With nearly 90,000 employees and €14 billion ($17.16 billion) in revenue, German auto and industrial parts supplier Schaeffler appears to be in good shape. Behind the numbers, however, the picture is anything but perfect: Schaeffler is struggling to get fit for the digital age. “We have to be faster,” said Klaus Rosenfeld, Schaeffler’s boss. “That also means that we have to do some things earlier than we’d planned.”
If this restructuring succeeds, the company will rely less on revenue from machine parts and more on money made selling applications and solutions for electric and hybrid cars. Compared to the competition, however, Schaeffler has plenty of catching up to do. To close the gap, it will need to double down on investment — but there’s still the question of where that money would come from.
Car-parts supplier Continental could be the answer. Maria-Elisabeth Schaeffler and her son Georg hold a 46 percent share worth €22.5 billion in Continental. (A few years ago, Schaeffler briefly held 75 percent of the company.) Those assets could be worth even more if Continental’s board decides to break up the business and put certain segments, such as its lucrative tire division, up for sale. In similar instances, investors have valued these units higher individually than combined. If that’s true in Continental’s case, the Schaeffler family would make a considerable profit.

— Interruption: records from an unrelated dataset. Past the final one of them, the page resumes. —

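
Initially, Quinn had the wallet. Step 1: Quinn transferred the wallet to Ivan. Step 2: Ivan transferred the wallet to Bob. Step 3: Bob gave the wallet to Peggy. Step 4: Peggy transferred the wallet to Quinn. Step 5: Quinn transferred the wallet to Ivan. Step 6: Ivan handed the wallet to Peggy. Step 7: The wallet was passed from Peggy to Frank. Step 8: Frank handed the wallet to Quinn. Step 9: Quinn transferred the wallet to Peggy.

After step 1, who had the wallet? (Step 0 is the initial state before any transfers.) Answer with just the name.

Tracking the wallet holder through step 1:
After step 0 (start): Quinn
After step 1: Ivan

At step 1, the holder is Ivan.

Answer: Ivan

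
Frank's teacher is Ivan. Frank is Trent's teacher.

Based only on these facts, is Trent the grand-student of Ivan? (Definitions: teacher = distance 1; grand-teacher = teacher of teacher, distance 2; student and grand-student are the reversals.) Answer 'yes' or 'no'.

Reconstructing the teacher chain from the given facts:
  Ivan -> Frank -> Trent
(each arrow means 'teacher of the next')
Positions in the chain (0 = top):
  position of Ivan: 0
  position of Frank: 1
  position of Trent: 2

Trent is at position 2, Ivan is at position 0; signed distance (j - i) = -2.
'grand-student' requires j - i = -2. Actual distance is -2, so the relation HOLDS.

Answer: yes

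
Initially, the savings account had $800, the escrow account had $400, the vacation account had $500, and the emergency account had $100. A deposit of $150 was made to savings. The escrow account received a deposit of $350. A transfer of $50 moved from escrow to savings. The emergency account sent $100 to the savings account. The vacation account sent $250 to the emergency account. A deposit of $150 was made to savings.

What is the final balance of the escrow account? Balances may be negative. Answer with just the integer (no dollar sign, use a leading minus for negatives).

Tracking account balances step by step:
Start: savings=800, escrow=400, vacation=500, emergency=100
Event 1 (deposit 150 to savings): savings: 800 + 150 = 950. Balances: savings=950, escrow=400, vacation=500, emergency=100
Event 2 (deposit 350 to escrow): escrow: 400 + 350 = 750. Balances: savings=950, escrow=750, vacation=500, emergency=100
Event 3 (transfer 50 escrow -> savings): escrow: 750 - 50 = 700, savings: 950 + 50 = 1000. Balances: savings=1000, escrow=700, vacation=500, emergency=100
Event 4 (transfer 100 emergency -> savings): emergency: 100 - 100 = 0, savings: 1000 + 100 = 1100. Balances: savings=1100, escrow=700, vacation=500, emergency=0
Event 5 (transfer 250 vacation -> emergency): vacation: 500 - 250 = 250, emergency: 0 + 250 = 250. Balances: savings=1100, escrow=700, vacation=250, emergency=250
Event 6 (deposit 150 to savings): savings: 1100 + 150 = 1250. Balances: savings=1250, escrow=700, vacation=250, emergency=250

Final balance of escrow: 700

Answer: 700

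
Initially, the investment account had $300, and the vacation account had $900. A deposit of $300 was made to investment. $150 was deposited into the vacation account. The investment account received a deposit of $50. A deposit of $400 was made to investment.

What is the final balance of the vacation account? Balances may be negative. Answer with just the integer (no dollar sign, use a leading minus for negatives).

Answer: 1050

Derivation:
Tracking account balances step by step:
Start: investment=300, vacation=900
Event 1 (deposit 300 to investment): investment: 300 + 300 = 600. Balances: investment=600, vacation=900
Event 2 (deposit 150 to vacation): vacation: 900 + 150 = 1050. Balances: investment=600, vacation=1050
Event 3 (deposit 50 to investment): investment: 600 + 50 = 650. Balances: investment=650, vacation=1050
Event 4 (deposit 400 to investment): investment: 650 + 400 = 1050. Balances: investment=1050, vacation=1050

Final balance of vacation: 1050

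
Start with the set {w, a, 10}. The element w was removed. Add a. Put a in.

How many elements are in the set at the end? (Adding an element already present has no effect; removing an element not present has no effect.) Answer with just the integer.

Tracking the set through each operation:
Start: {10, a, w}
Event 1 (remove w): removed. Set: {10, a}
Event 2 (add a): already present, no change. Set: {10, a}
Event 3 (add a): already present, no change. Set: {10, a}

Final set: {10, a} (size 2)

Answer: 2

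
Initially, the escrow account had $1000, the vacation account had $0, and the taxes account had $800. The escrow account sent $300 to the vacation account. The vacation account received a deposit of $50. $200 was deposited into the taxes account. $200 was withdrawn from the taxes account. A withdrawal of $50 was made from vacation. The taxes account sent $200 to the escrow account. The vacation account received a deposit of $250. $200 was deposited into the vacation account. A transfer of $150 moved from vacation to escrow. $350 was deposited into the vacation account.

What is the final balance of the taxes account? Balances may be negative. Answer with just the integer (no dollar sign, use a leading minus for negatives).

Tracking account balances step by step:
Start: escrow=1000, vacation=0, taxes=800
Event 1 (transfer 300 escrow -> vacation): escrow: 1000 - 300 = 700, vacation: 0 + 300 = 300. Balances: escrow=700, vacation=300, taxes=800
Event 2 (deposit 50 to vacation): vacation: 300 + 50 = 350. Balances: escrow=700, vacation=350, taxes=800
Event 3 (deposit 200 to taxes): taxes: 800 + 200 = 1000. Balances: escrow=700, vacation=350, taxes=1000
Event 4 (withdraw 200 from taxes): taxes: 1000 - 200 = 800. Balances: escrow=700, vacation=350, taxes=800
Event 5 (withdraw 50 from vacation): vacation: 350 - 50 = 300. Balances: escrow=700, vacation=300, taxes=800
Event 6 (transfer 200 taxes -> escrow): taxes: 800 - 200 = 600, escrow: 700 + 200 = 900. Balances: escrow=900, vacation=300, taxes=600
Event 7 (deposit 250 to vacation): vacation: 300 + 250 = 550. Balances: escrow=900, vacation=550, taxes=600
Event 8 (deposit 200 to vacation): vacation: 550 + 200 = 750. Balances: escrow=900, vacation=750, taxes=600
Event 9 (transfer 150 vacation -> escrow): vacation: 750 - 150 = 600, escrow: 900 + 150 = 1050. Balances: escrow=1050, vacation=600, taxes=600
Event 10 (deposit 350 to vacation): vacation: 600 + 350 = 950. Balances: escrow=1050, vacation=950, taxes=600

Final balance of taxes: 600

Answer: 600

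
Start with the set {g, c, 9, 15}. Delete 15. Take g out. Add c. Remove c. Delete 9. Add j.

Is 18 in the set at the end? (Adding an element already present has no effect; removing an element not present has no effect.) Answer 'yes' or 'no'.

Tracking the set through each operation:
Start: {15, 9, c, g}
Event 1 (remove 15): removed. Set: {9, c, g}
Event 2 (remove g): removed. Set: {9, c}
Event 3 (add c): already present, no change. Set: {9, c}
Event 4 (remove c): removed. Set: {9}
Event 5 (remove 9): removed. Set: {}
Event 6 (add j): added. Set: {j}

Final set: {j} (size 1)
18 is NOT in the final set.

Answer: no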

Observers predict that Schaefflers, one of Germany’s richest families, would channel that extra money into the company’s operations. “The larger the family’s fortune, the more financial leeway the company has,” said Jürgen Pieper, an analyst with Metzler Bank. A source close to Continental said that while the Schaefflers did not initiate the deliberations over the company’s fate, they have been “kept informed at all times.”